Après ma première visite de Lhassa, où je me suis senti solitaire malgré toutes mes allers et venues, la fin de mon séjour s’est un peu mieux déroulée. J’ai rencontré, enfin, Tashi Tsering, un vieux fils de paysan tibétain, qui avait connu l’exil dès 1960. Il était parti en Amérique pour quatre ans et était finalement revenu de son propre chef au Tibet, avec le profond désir d’aider à la modernisation le Tibet. Pendant la Révolution culturelle, il s’est retrouvé en prison, avant d’être libéré et de devenir enseignant à l’Université de Lhassa. A soixante-dix ans passés, son rêve d’aider le Tibet s’est réalisé. Il a conçu un dictionnaire trilingue : anglais, tibétain, chinois, et a ouvert plus de cinquante écoles dans sa région d’origine. Cette rencontre avec Tashi, qui m’a rempli d’espoir et d’encouragements, m’a confirmé que l’on pouvait agir pour le Tibet et améliorer la vie du peuple tibétain.

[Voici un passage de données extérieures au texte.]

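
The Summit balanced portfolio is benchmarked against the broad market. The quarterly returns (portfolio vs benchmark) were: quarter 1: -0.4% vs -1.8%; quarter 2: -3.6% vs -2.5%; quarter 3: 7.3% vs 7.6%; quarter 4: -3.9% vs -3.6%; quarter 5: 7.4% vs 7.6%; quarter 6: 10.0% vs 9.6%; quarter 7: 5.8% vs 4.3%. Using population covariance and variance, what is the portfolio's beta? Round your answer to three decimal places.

1.019

r̄p = 3.2286%,  r̄m = 3.0286%
Cov = Σ(rp − r̄p)(rm − r̄m) / 7 = 26.8535
Var(rm) = Σ(rm − r̄m)² / 7 = 26.3449
β = Cov / Var = 26.8535 / 26.3449 = 1.0193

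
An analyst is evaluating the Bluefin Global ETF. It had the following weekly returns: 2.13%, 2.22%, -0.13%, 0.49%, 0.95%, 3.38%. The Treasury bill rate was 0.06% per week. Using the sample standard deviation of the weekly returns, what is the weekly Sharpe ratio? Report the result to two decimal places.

Mean return r̄ = 9.040 / 6 = 1.5067%
Sample σ = √[Σ(r − r̄)² / 5] = √[8.4289 / 5] = √1.6858 = 1.2984%
Sharpe = (r̄ − rf) / σ = (1.5067 − 0.06) / 1.2984 = 1.4467 / 1.2984 = 1.1142

1.11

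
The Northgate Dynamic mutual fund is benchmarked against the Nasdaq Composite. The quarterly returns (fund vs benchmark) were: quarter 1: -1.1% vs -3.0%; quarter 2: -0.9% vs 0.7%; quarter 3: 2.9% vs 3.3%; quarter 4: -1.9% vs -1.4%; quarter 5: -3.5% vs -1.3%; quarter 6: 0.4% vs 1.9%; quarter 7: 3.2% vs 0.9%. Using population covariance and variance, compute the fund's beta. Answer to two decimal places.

0.82

r̄p = -0.1286%,  r̄m = 0.1571%
Cov = Σ(rp − r̄p)(rm − r̄m) / 7 = 3.3188
Var(rm) = Σ(rm − r̄m)² / 7 = 4.0396
β = Cov / Var = 3.3188 / 4.0396 = 0.8216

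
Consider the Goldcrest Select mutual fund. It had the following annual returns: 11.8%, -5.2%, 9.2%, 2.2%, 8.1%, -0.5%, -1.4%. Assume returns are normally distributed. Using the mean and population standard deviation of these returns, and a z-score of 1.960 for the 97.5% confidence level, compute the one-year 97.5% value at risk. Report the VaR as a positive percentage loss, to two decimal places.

8.02

r̄ = (11.8 − 5.2 + 9.2 + 2.2 + 8.1 − 0.5 − 1.4) / 7 = 24.20 / 7 = 3.4571%
Population std dev = √[239.9171 / 7] = 5.8544%
VaR = −(r̄ − z·σ) = −(3.4571 − 1.960 × 5.8544) = −(-8.0175) = 8.0175%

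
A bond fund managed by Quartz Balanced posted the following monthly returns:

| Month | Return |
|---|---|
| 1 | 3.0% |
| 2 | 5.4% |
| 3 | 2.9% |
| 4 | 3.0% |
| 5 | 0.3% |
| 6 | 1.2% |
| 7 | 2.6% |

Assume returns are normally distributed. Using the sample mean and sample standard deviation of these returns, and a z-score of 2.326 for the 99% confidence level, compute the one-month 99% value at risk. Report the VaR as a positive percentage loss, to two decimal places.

r̄ = (3 + 5.4 + 2.9 + 3 + 0.3 + 1.2 + 2.6) / 7 = 2.6286%
Σ(r − r̄)² = 15.4943; sample σ = √(15.4943/6) = 1.6070%
VaR = −(r̄ − z·σ) = −(2.6286 − 2.326 × 1.6070) = −(-1.1093) = 1.1093%

1.11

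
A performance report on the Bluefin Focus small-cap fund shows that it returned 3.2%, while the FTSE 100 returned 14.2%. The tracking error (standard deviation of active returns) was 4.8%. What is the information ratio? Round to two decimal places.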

La Chine d’aujourd’hui se modernise à toute vitesse et même les régions nomades ne seront sans doute pas épargnées : une route à deux voies, allant de Chengdu à Chamdo, sera terminée en octobre 1999.
Les autorités chinoises rattrapent le temps. Quelles incidences pour la vie locale ? Quelles améliorations pouvons-nous en attendre pour l’économie de la région, les besoins pour l’éducation et la santé de ces régions ?
Difficile à prédire. Cela dépend uniquement de ceux qui détiennent véritablement le pouvoir à Pékin.

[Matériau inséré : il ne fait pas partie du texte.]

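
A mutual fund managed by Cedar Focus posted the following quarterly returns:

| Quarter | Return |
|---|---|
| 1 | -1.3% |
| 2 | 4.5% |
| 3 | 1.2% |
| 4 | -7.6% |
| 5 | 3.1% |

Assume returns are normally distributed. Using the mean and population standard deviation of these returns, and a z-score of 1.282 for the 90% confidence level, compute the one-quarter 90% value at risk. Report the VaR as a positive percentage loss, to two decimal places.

r̄ = (-1.3 + 4.5 + 1.2 − 7.6 + 3.1) / 5 = -0.0200%
Population std dev = √[90.7480 / 5] = 4.2602%
VaR = −(r̄ − z·σ) = −(-0.0200 − 1.282 × 4.2602) = −(-5.4816) = 5.4816%

5.48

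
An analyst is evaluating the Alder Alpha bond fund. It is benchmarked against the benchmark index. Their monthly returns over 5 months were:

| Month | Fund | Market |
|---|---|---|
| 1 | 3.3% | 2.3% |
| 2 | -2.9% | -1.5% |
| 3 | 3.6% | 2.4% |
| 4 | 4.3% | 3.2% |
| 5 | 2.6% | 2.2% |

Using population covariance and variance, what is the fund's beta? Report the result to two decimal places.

r̄p = 2.1800%,  r̄m = 1.7200%
Cov = Σ(rp − r̄p)(rm − r̄m) / 5 = 4.2624
Var(rm) = Σ(rm − r̄m)² / 5 = 2.7176
β = Cov / Var = 4.2624 / 2.7176 = 1.5684

1.57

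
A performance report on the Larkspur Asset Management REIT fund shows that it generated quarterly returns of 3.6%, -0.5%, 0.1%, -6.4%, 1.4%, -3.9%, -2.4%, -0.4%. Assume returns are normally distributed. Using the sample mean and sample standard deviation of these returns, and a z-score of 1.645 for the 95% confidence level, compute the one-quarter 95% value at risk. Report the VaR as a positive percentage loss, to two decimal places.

6.20

r̄ = (3.6 − 0.5 + 0.1 − 6.4 + 1.4 − 3.9 − 2.4 − 0.4) / 8 = -1.0625%
Sample σ = √[Σ(r − r̄)² / 7] = √[68.2388 / 7] = √9.7484 = 3.1222%
VaR = −(r̄ − z·σ) = −(-1.0625 − 1.645 × 3.1222) = −(-6.1985) = 6.1985%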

Notre but est d’oeuvrer sans relâche à l’amélioration des conditions de vie des Tibétains, en assurant la survie de leur identité culturelle, en leur donnant les moyens de recevoir une éducation scolaire décente, qui actuellement fait cruellement défaut au Tibet. Ce qui signifie aussi une éducation laïque, qui ne soit pas seulement dispensée dans les monastères, donnant ainsi une chance au plus grand nombre.

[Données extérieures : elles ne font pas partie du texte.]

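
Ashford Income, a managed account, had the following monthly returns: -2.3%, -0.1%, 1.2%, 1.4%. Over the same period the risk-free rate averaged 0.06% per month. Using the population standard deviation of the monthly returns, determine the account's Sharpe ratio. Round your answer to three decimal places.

μ = (-2.3 − 0.1 + 1.2 + 1.4) / 4 = 0.0500%
Σ(r − μ)² = (-2.3 − 0.0500)² + (-0.1 − 0.0500)² + (1.2 − 0.0500)² + … = 8.6900
population σ = √(8.6900 / 4) = √2.1725 = 1.4739%
Sharpe = (μ − rf) / σ = (0.0500 − 0.06) / 1.4739 = -0.0100 / 1.4739 = -0.0068

-0.007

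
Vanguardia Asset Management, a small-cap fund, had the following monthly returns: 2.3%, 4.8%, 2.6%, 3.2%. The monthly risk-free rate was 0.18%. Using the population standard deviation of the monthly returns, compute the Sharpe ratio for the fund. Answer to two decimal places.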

Le Tibet d’aujourd’hui a besoin d’infrastructures éducatives pour enseigner le Tibétain et garder la culture tibétaine vivante, pour préparer les jeunes générations à entrer dans ce nouveau millénaire, en leur donnant tous les outils possibles pour réussir, à défaut de choisir, leur avenir. Nous sommes certains que les autorités chinoises, assureront un développement égalitaire au Tibet, dans le respect des différences culturelles. Pour nous, cela passe avant tout par le droit à l’éducation.

Kunsang Chophel
10 octobre 1999

Getza Tibet Secours
46 rue Liancourt
75014 Paris
Tel : 01 43 35 55 82

[1] Tashi Delek : formule auspicieuse courante pour dire bonjour, au revoir, bonne chance, etc..

[2] De fortes chutes de neige ont provoqué un désastre dans le centre du Tibet, causant la mort de plus de 78 000 têtes de bétail. Les chutes de neige sont apparues avec 50 jours d’avance dans la préfecture de Nagqu, à environ 200 km au nord de Lhassa. Source

[3] Barkhor : rue qui fait le tour du Jokhang. C’est l’une des deux grandes voies de pèlerinage à Lhassa (l’autre étant le Lingkhor, qui fait le tour de la ville de Lhassa). Le Barkhor a vu nombre de ses maisons traditionnelles tibétaines détruites ces dernières années.

[4] Jowo Rinpoché : l’image la plus sacrée du Tibet. La statue représente le Bouddha, et demeure dans le temple du Jokhang.